Schließlich wendet sich der Beschluss dem Gleichberechtigungsgebot aus Art. 3 Abs. 2 GG zu. Das Gericht betont erneut den weiten Gestaltungsspielraum, der dem Gesetzgeber mit Blick auf dessen Erfüllung zukomme (Rn. 98). Eine Verengung dieses weiten Gestaltungsspielraums zu einer Pflicht, ein Paritätsgesetz zu erlassen, sei nicht hinreichend dargelegt worden. Einer solchen Pflicht stehe insbesondere entgegen, dass die Wahlrechtsgrundsätze sowie die Parteienfreiheit im Prozess der Wahlvorbereitung, also auch beim Wahlvorschlagsrecht, zu berücksichtigen seien. Der Gesetzgeber müsse diesen Verfassungsgütern ebenfalls „angemessene Geltung“ verschaffen (Rn. 99).
Gleichrangigkeit von Gleichberechtigungsgebot und Wahlrechtsgrundsätzen sowie Parteienfreiheit
In diesem Zusammenhang betont das Bundesverfassungsgericht, das Gleichberechtigungsgebot sei Verfassungsgütern wie den Wahlrechtsgrundsätzen oder der Parteienfreiheit nicht übergeordnet und führt aus: „Vielmehr spricht vieles dafür, dass sich diese Verfassungsgüter gleichrangig gegenüberstehen und es Sache des Gesetzgebers ist, zwischen ihnen einen angemessenen Ausgleich herbeizuführen“ (Rn. 113).
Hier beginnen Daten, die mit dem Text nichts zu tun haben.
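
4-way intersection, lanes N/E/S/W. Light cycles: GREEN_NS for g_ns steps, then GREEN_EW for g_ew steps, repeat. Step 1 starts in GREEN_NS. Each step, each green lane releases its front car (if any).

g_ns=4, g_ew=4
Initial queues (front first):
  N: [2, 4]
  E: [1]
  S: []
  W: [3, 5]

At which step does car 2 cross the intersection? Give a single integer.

Step 1 [NS]: N:car2-GO,E:wait,S:empty,W:wait | queues: N=1 E=1 S=0 W=2
Step 2 [NS]: N:car4-GO,E:wait,S:empty,W:wait | queues: N=0 E=1 S=0 W=2
Step 3 [NS]: N:empty,E:wait,S:empty,W:wait | queues: N=0 E=1 S=0 W=2
Step 4 [NS]: N:empty,E:wait,S:empty,W:wait | queues: N=0 E=1 S=0 W=2
Step 5 [EW]: N:wait,E:car1-GO,S:wait,W:car3-GO | queues: N=0 E=0 S=0 W=1
Step 6 [EW]: N:wait,E:empty,S:wait,W:car5-GO | queues: N=0 E=0 S=0 W=0
Car 2 crosses at step 1

1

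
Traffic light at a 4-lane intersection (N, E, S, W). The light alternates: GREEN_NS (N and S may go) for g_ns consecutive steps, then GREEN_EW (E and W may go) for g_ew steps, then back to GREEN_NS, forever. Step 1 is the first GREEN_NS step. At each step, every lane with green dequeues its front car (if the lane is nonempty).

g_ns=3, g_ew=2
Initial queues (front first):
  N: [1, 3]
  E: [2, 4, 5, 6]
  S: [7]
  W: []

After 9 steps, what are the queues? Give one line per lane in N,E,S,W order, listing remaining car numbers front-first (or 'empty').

Step 1 [NS]: N:car1-GO,E:wait,S:car7-GO,W:wait | queues: N=1 E=4 S=0 W=0
Step 2 [NS]: N:car3-GO,E:wait,S:empty,W:wait | queues: N=0 E=4 S=0 W=0
Step 3 [NS]: N:empty,E:wait,S:empty,W:wait | queues: N=0 E=4 S=0 W=0
Step 4 [EW]: N:wait,E:car2-GO,S:wait,W:empty | queues: N=0 E=3 S=0 W=0
Step 5 [EW]: N:wait,E:car4-GO,S:wait,W:empty | queues: N=0 E=2 S=0 W=0
Step 6 [NS]: N:empty,E:wait,S:empty,W:wait | queues: N=0 E=2 S=0 W=0
Step 7 [NS]: N:empty,E:wait,S:empty,W:wait | queues: N=0 E=2 S=0 W=0
Step 8 [NS]: N:empty,E:wait,S:empty,W:wait | queues: N=0 E=2 S=0 W=0
Step 9 [EW]: N:wait,E:car5-GO,S:wait,W:empty | queues: N=0 E=1 S=0 W=0

N: empty
E: 6
S: empty
W: empty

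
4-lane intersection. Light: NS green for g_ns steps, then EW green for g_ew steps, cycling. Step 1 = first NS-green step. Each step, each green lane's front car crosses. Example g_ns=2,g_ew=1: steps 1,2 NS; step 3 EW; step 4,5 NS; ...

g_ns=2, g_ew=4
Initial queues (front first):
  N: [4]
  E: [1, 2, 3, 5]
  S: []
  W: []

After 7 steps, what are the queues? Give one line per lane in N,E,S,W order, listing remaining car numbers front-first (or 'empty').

Step 1 [NS]: N:car4-GO,E:wait,S:empty,W:wait | queues: N=0 E=4 S=0 W=0
Step 2 [NS]: N:empty,E:wait,S:empty,W:wait | queues: N=0 E=4 S=0 W=0
Step 3 [EW]: N:wait,E:car1-GO,S:wait,W:empty | queues: N=0 E=3 S=0 W=0
Step 4 [EW]: N:wait,E:car2-GO,S:wait,W:empty | queues: N=0 E=2 S=0 W=0
Step 5 [EW]: N:wait,E:car3-GO,S:wait,W:empty | queues: N=0 E=1 S=0 W=0
Step 6 [EW]: N:wait,E:car5-GO,S:wait,W:empty | queues: N=0 E=0 S=0 W=0

N: empty
E: empty
S: empty
W: empty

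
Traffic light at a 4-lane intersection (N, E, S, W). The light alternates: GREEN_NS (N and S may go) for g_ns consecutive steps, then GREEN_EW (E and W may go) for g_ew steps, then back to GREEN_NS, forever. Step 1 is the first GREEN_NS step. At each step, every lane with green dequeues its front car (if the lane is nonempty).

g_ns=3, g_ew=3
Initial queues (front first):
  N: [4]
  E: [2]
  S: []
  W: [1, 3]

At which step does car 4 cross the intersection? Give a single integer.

Step 1 [NS]: N:car4-GO,E:wait,S:empty,W:wait | queues: N=0 E=1 S=0 W=2
Step 2 [NS]: N:empty,E:wait,S:empty,W:wait | queues: N=0 E=1 S=0 W=2
Step 3 [NS]: N:empty,E:wait,S:empty,W:wait | queues: N=0 E=1 S=0 W=2
Step 4 [EW]: N:wait,E:car2-GO,S:wait,W:car1-GO | queues: N=0 E=0 S=0 W=1
Step 5 [EW]: N:wait,E:empty,S:wait,W:car3-GO | queues: N=0 E=0 S=0 W=0
Car 4 crosses at step 1

1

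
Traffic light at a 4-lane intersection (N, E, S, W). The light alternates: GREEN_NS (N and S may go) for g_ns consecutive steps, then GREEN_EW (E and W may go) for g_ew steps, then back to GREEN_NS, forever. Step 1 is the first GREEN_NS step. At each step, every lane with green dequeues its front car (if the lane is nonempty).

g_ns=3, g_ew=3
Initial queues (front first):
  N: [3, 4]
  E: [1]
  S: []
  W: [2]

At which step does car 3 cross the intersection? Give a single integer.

Step 1 [NS]: N:car3-GO,E:wait,S:empty,W:wait | queues: N=1 E=1 S=0 W=1
Step 2 [NS]: N:car4-GO,E:wait,S:empty,W:wait | queues: N=0 E=1 S=0 W=1
Step 3 [NS]: N:empty,E:wait,S:empty,W:wait | queues: N=0 E=1 S=0 W=1
Step 4 [EW]: N:wait,E:car1-GO,S:wait,W:car2-GO | queues: N=0 E=0 S=0 W=0
Car 3 crosses at step 1

1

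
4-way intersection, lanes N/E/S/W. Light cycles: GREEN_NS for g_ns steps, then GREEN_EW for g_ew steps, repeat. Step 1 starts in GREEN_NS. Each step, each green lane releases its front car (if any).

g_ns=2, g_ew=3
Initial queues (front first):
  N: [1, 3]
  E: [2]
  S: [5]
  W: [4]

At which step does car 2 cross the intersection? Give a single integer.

Step 1 [NS]: N:car1-GO,E:wait,S:car5-GO,W:wait | queues: N=1 E=1 S=0 W=1
Step 2 [NS]: N:car3-GO,E:wait,S:empty,W:wait | queues: N=0 E=1 S=0 W=1
Step 3 [EW]: N:wait,E:car2-GO,S:wait,W:car4-GO | queues: N=0 E=0 S=0 W=0
Car 2 crosses at step 3

3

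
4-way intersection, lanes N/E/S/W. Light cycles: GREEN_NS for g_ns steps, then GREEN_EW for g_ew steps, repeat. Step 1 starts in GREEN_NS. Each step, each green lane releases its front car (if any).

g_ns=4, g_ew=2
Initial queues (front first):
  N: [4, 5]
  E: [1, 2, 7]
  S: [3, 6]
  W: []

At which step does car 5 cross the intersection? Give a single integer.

Step 1 [NS]: N:car4-GO,E:wait,S:car3-GO,W:wait | queues: N=1 E=3 S=1 W=0
Step 2 [NS]: N:car5-GO,E:wait,S:car6-GO,W:wait | queues: N=0 E=3 S=0 W=0
Step 3 [NS]: N:empty,E:wait,S:empty,W:wait | queues: N=0 E=3 S=0 W=0
Step 4 [NS]: N:empty,E:wait,S:empty,W:wait | queues: N=0 E=3 S=0 W=0
Step 5 [EW]: N:wait,E:car1-GO,S:wait,W:empty | queues: N=0 E=2 S=0 W=0
Step 6 [EW]: N:wait,E:car2-GO,S:wait,W:empty | queues: N=0 E=1 S=0 W=0
Step 7 [NS]: N:empty,E:wait,S:empty,W:wait | queues: N=0 E=1 S=0 W=0
Step 8 [NS]: N:empty,E:wait,S:empty,W:wait | queues: N=0 E=1 S=0 W=0
Step 9 [NS]: N:empty,E:wait,S:empty,W:wait | queues: N=0 E=1 S=0 W=0
Step 10 [NS]: N:empty,E:wait,S:empty,W:wait | queues: N=0 E=1 S=0 W=0
Step 11 [EW]: N:wait,E:car7-GO,S:wait,W:empty | queues: N=0 E=0 S=0 W=0
Car 5 crosses at step 2

2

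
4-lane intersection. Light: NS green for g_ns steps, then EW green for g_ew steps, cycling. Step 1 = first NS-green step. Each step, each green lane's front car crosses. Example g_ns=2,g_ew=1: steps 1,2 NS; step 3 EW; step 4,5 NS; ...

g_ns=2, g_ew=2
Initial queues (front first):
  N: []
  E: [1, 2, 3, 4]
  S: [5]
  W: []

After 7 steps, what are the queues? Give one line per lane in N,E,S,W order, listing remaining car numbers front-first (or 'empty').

Step 1 [NS]: N:empty,E:wait,S:car5-GO,W:wait | queues: N=0 E=4 S=0 W=0
Step 2 [NS]: N:empty,E:wait,S:empty,W:wait | queues: N=0 E=4 S=0 W=0
Step 3 [EW]: N:wait,E:car1-GO,S:wait,W:empty | queues: N=0 E=3 S=0 W=0
Step 4 [EW]: N:wait,E:car2-GO,S:wait,W:empty | queues: N=0 E=2 S=0 W=0
Step 5 [NS]: N:empty,E:wait,S:empty,W:wait | queues: N=0 E=2 S=0 W=0
Step 6 [NS]: N:empty,E:wait,S:empty,W:wait | queues: N=0 E=2 S=0 W=0
Step 7 [EW]: N:wait,E:car3-GO,S:wait,W:empty | queues: N=0 E=1 S=0 W=0

N: empty
E: 4
S: empty
W: empty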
Eine „Pflicht zu Parität“ gibt es also nicht. Es ist vielmehr die Entscheidung des Gesetzgebers, ob und wie er eine gleichberechtigte Teilhabe in Parlamenten fördern will. Er muss keine Regelungen erlassen, er kann bzw. darf es aber tun. Nimmt er sich dieser Aufgabe an, gilt es im Kontext von Wahlen zu beachten: Es besteht die Möglichkeit, dass gesetzliche Paritätsgebote in die Parteienfreiheit und die Grundsätze der Freiheit und Gleichheit der Wahl eingreifen (Rn. 109). Eine Absage an Regelungen für mehr gleichberechtigte politische Teilhabe ist dies gleichwohl nicht. Es kommt vielmehr darauf an, die in Konflikt stehenden Verfassungsgüter in Ausgleich zu bringen, also eine verhältnismäßige Regelung zu finden. Dabei könnte sich der Gesetzgeber auch anderer Instrumente bedienen. Beispiele könnten offene Wahllisten, geringere und flexiblere Quoten, finanzielle Anreize oder Sanktionen statt der strikten Ablehnung einer Liste oder die Anregung zu parteiinterner Frauenförderung sein; letzteres beispielsweise um den Frauenanteil unter den Parteimitgliedern zu erhöhen.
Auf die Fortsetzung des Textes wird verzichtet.